Cabe stressed that the Dinginin coal plant had historically been riddled with mishaps. In 2017, three of five injured workers in the said plant were critically hurt and sustained various degrees of burns due to boiler backfire. In 2018, a Chinese worker at the plant also died after a steel beam fell on his back.
“Marko was stuck in that condition for two hours before he was extricated, according to police reports, and the incident was only communicated to them nearly six hours after it took place, which we urge to be investigated,” Cabe lamented.
Several localnews outlets reported GNPower’s statement regarding the incident. The statement clarified that Puno was employed by their contractor partner, GEGA Engineering and Construction, which was performing maintenance work at the time of the incident.
Ian Rivera, national coordinator of the PMCJ, highlighted that large fossil fuel and power corporations often rely on contractual workers to shield themselves from direct legal, financial, moral, and employer liability. These contractualized and subcontracted workforces are often stripped of the protections that direct employment would provide. This precarity must end alongside the systems that allow labor costs to be kept low, including direct accountability of companies to workers, to shore up the profit margins of these companies.
“Last year, three workers died in Pagbilao, Quezon when a fire broke out in Unit 3 of the Pagbilao Power Station. PMCJ also interviewed a former worker of the coal plant in Mauban, Quezon, where he detailed incidents of deaths inside the coal plant, which the coal plant covered up,” Rivera added.
Rivera flagged that just last April 2026, the Department of Energy and Energy Regulatory Commission conducted a site inspection of the Dinginin coal plant following the outage of its 668 MW Unit 2 due to a boiler leak.
“The incident that took Marko’s life, and the many others before him, is an unfortunate result of a system ingrained in the power sector and the economic machine of our country.

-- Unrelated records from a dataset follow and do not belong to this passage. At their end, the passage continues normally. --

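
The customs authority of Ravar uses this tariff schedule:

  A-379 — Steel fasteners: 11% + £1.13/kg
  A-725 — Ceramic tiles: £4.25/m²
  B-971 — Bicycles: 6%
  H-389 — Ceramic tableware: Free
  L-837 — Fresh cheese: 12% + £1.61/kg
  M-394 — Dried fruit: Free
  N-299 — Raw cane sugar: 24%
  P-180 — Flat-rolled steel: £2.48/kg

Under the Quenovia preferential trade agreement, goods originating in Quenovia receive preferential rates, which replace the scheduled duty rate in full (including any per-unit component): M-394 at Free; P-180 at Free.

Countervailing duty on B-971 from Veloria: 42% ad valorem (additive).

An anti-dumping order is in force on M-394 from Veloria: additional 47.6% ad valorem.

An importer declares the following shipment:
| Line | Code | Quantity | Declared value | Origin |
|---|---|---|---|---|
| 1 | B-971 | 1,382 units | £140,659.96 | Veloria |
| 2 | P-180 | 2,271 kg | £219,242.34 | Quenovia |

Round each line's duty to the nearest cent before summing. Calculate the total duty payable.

£67,516.78

Line 1 (B-971, Veloria, 1,382 units, £140,659.96):
Base rate for B-971 is 6%.
Additional duty on B-971 from Veloria: +42%. Applied ad valorem rate: 6% + 42% = 48%.
Duty = £140,659.96 × 48% = £67,516.78.
Line 2 (P-180, Quenovia, 2,271 kg, £219,242.34):
Base rate for P-180 is £2.48/kg.
Origin Quenovia qualifies under the Ravar–Quenovia agreement and P-180 is covered: preferential rate Free applies instead.
Duty = £219,242.34 × 0% = £0.00.
Total = £67,516.78 + £0.00 = £67,516.78.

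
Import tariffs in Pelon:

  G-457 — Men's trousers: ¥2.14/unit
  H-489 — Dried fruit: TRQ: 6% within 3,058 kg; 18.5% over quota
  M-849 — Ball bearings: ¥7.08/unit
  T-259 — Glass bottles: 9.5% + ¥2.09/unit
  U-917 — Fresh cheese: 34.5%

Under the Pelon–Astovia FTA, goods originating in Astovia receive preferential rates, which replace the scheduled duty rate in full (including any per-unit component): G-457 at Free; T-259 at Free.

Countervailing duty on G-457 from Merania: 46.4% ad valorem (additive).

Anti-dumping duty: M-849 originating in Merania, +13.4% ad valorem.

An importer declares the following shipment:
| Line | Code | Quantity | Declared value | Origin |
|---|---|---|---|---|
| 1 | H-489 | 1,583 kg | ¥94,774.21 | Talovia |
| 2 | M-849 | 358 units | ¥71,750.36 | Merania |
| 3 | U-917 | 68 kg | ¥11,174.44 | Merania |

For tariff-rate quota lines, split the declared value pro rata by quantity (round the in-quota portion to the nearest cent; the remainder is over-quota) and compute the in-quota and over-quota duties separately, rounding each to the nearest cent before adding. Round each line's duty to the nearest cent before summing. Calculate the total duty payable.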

Money will come before lives. Profit is first before the workers. We hold Aboitiz and the entire fossil fuel industry responsible for their deaths,” Rivera said.
Cabe highlighted that coal is already an unsafe source of energy as it is. “Coal is volatile and highly combustible. In 2023, a spontaneous combustion in its crusher house caused a fire in GNPower Mariveles, shutting down Units 1 and 2. Aboitiz, in its endless greed and ruthless pursuit of profit, keeps insisting that coal is a viable source of energy, and not the fatal and highly dangerous substance we have all come to know here in Bataan. It is clear that coal not only affects the nearby communities but also its workers.”

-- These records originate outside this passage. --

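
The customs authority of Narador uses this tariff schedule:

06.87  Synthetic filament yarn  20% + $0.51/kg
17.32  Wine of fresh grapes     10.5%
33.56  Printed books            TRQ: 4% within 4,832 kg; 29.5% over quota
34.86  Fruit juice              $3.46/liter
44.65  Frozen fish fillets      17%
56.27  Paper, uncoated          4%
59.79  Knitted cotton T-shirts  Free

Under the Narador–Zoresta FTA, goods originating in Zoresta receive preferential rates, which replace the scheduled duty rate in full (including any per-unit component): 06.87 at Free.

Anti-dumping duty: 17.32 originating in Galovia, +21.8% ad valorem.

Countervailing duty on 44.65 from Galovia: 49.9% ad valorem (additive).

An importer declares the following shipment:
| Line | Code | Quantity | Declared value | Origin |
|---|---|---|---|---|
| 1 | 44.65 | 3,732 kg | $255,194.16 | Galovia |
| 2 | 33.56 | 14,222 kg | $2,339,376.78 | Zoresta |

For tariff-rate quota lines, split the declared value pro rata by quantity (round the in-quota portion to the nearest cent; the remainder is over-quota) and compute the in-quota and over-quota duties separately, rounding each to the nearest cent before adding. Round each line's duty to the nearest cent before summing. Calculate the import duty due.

Line 1 (44.65, Galovia, 3,732 kg, $255,194.16):
Base rate for 44.65 is 17%.
Additional duty on 44.65 from Galovia: +49.9%. Applied ad valorem rate: 17% + 49.9% = 66.9%.
Duty = $255,194.16 × 66.9% = $170,724.89.
Line 2 (33.56, Zoresta, 14,222 kg, $2,339,376.78):
Code 33.56 is under a tariff-rate quota (threshold 4,832 kg). In-quota: 4,832 kg at 4%; over-quota: 9,390 kg at 29.5%.
Pro-rata value split: in-quota = $2,339,376.78 × 4,832/14,222 = $794,815.68; over-quota = $2,339,376.78 − $794,815.68 = $1,544,561.10.
In-quota duty = $794,815.68 × 4% = $31,792.63. Over-quota duty = $1,544,561.10 × 29.5% = $455,645.52.
Line duty = $31,792.63 + $455,645.52 = $487,438.15.
Total = $170,724.89 + $487,438.15 = $658,163.04.

$658,163.04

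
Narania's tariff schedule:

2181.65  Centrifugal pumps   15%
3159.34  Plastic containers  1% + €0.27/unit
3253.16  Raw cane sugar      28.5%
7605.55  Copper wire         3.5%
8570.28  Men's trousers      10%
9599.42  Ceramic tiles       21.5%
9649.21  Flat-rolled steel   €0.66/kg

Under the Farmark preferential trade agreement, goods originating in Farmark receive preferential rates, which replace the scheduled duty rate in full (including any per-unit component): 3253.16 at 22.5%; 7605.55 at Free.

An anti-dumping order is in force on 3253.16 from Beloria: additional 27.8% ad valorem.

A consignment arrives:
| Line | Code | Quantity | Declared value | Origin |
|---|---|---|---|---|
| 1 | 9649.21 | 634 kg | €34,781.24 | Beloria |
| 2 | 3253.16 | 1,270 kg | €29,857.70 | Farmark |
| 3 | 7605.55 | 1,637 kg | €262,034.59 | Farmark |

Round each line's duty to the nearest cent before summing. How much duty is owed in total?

€7,136.42

Line 1 (9649.21, Beloria, 634 kg, €34,781.24):
Base rate for 9649.21 is €0.66/kg.
Duty = 634 × €0.66 = €418.44.
Line 2 (3253.16, Farmark, 1,270 kg, €29,857.70):
Base rate for 3253.16 is 28.5%.
Origin Farmark qualifies under the Narania–Farmark agreement and 3253.16 is covered: preferential rate 22.5% applies instead.
The additional-duty order on 3253.16 targets Beloria, not Farmark; it does not apply.
Duty = €29,857.70 × 22.5% = €6,717.98.
Line 3 (7605.55, Farmark, 1,637 kg, €262,034.59):
Base rate for 7605.55 is 3.5%.
Origin Farmark qualifies under the Narania–Farmark agreement and 7605.55 is covered: preferential rate Free applies instead.
Duty = €262,034.59 × 0% = €0.00.
Total = €418.44 + €6,717.98 + €0.00 = €7,136.42.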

Coal plants, despite being known to poison the air with heavy metals, still persist in the country because of their perceived cost compared to scaling up renewable energy (RE). But the hidden costs of coal, are far too great to even compare to RE. From its extraction to burning, coal releases carbon emissions to the atmosphere and causes immeasurable negative health impacts on the communities it leeches onto.
NFBM and PMCJ asserted that accountability must take the form of safer working conditions and an independent investigation of what really transpired that caused Puno’s death. We also demand a workers-led just transition toward safe, sustainable, and democratized RE systems.